Edgewood Dirk stopped abruptly and sat down. “This is as far as I go. You have to go on alone from here.”

She looked at him doubtfully. “Why is that?”

“I cannot pass through that opening. It would be much too dangerous for me. I will wait here for you to return.”

“I can go somewhere you can’t?”

“Because I am a fairy creature, I am at much greater risk than you. Once you pass through, you will understand.” He gave her another expressionless cat look. “You need not worry. I shall still be shielding you. Just be careful. Don’t go too far in. Touch nothing. Just take note of everything you see. It will be interesting to discover how much you understand.”

Thanks ever so much
, she wanted to tell him. But she didn’t. She just nodded. “Go straight ahead, through that opening?”

“I believe I have already made that clear. Is there a problem? Are you too afraid to go through? Was I wrong when I said you were a bold girl?”

She felt like spitting at him, but instead she simply looked ahead
again, studying the ragged, red-tinged rent in the wall and the deep gloom beyond. Well, she was either going to do this thing or turn back. Turning back was not an option.

She took a deep breath to steady herself and started forward.

S
he entered the hole in the wall without incident, paused only momentarily for a quick look about to reassure herself that she wasn’t missing anything, and then continued through to the other side. She moved more cautiously after she did, taking slower, more careful steps, listening for sounds, searching for movement.

She found both much more quickly than she anticipated. The hazy gloom cleared and she found herself in what appeared to be a tunnel that quickly turned into a winding stairway descending into the earth. She kept going only because she hadn’t found anything yet and had made up her mind she wasn’t going back until she did. She went down the stairs, hugging the wall to one side, her steps more cautious still. Strange glowing rocks embedded in the walls at regular intervals illuminated the darkness enough that she could see to make her way. The mist followed her down, a clinging presence that felt damp and cold against her skin. She ignored it as best she could, concentrating on the task at hand, putting one foot in front of the other, reminding herself that she wasn’t completely helpless here, that she had magic of her own to protect herself even if Dirk should abandon her. Not that she had any reason to think he would, of course. Although he had abandoned her before for all intents and purposes after she was inside Libiris, so maybe she shouldn’t be so sure about what might happen here.

Stop being so paranoid
, she scolded herself.
There’s nothing to be frightened of!

But several hundred feet farther down the stairway, she changed her mind.

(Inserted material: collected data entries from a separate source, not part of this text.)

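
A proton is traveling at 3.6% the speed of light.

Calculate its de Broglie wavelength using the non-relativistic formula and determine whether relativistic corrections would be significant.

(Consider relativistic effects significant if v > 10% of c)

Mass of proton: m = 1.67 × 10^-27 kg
No, relativistic corrections are not needed.

Using the non-relativistic de Broglie formula λ = h/(mv):

v = 3.6% × c = 1.079 × 10^7 m/s

λ = h/(mv)
λ = (6.626 × 10^-34 J·s) / (1.67 × 10^-27 kg × 1.079 × 10^7 m/s)
λ = 3.68 × 10^-14 m

Since v = 3.6% of c < 10% of c, relativistic corrections are NOT significant and this non-relativistic result is a good approximation.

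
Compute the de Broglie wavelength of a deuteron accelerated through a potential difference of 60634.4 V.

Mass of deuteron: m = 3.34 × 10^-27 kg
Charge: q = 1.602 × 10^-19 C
8.23 × 10^-14 m

When a particle is accelerated through voltage V, it gains kinetic energy KE = qV.

The de Broglie wavelength is then λ = h/√(2mqV):

λ = h/√(2mqV)
λ = (6.626 × 10^-34 J·s) / √(2 × 3.34 × 10^-27 kg × 1.602 × 10^-19 C × 60634.4 V)
λ = 8.23 × 10^-14 m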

The stairs leveled out onto a sort of shelf before continuing on down, and the wall opened up at this point in a kind of window to reveal a cavernous chamber below. She crouched down, peered
over the wall’s edge, and was instantly reminded of the Stacks in Libiris. Perhaps this was because she was suddenly looking at row upon row of shelving, most of it filled with books. For a moment, she had the sensation that somehow she had returned to Libiris, although a different Libiris than she had left, a rather surreal one. Throg Monkeys were everywhere, carrying books to and fro, arranging and stacking and organizing.

Amid the little monsters were black-cloaked figures carrying tablets on which they were writing, presumably making lists of those books. In one shadowy corner, tightly clustered and hunched over a massive red, leather-bound book, a trio of the black-cloaked figures chanted the same words over and over again. Even from as far away as she was, she could tell that neither the list makers nor the chanters were human. Their hands and wrists were blackened and withered and clawed and gnarled, and once or twice she caught a quick glimpse of their faces, which were of the same terrible aspect, with eyes that glittered like embers.

At the periphery of all this activity were creatures that resembled monstrous wolves, huge muscular beasts that prowled back and forth along the edges of the workers like guard dogs. Their muzzles were drawn back to reveal rows of sharpened teeth.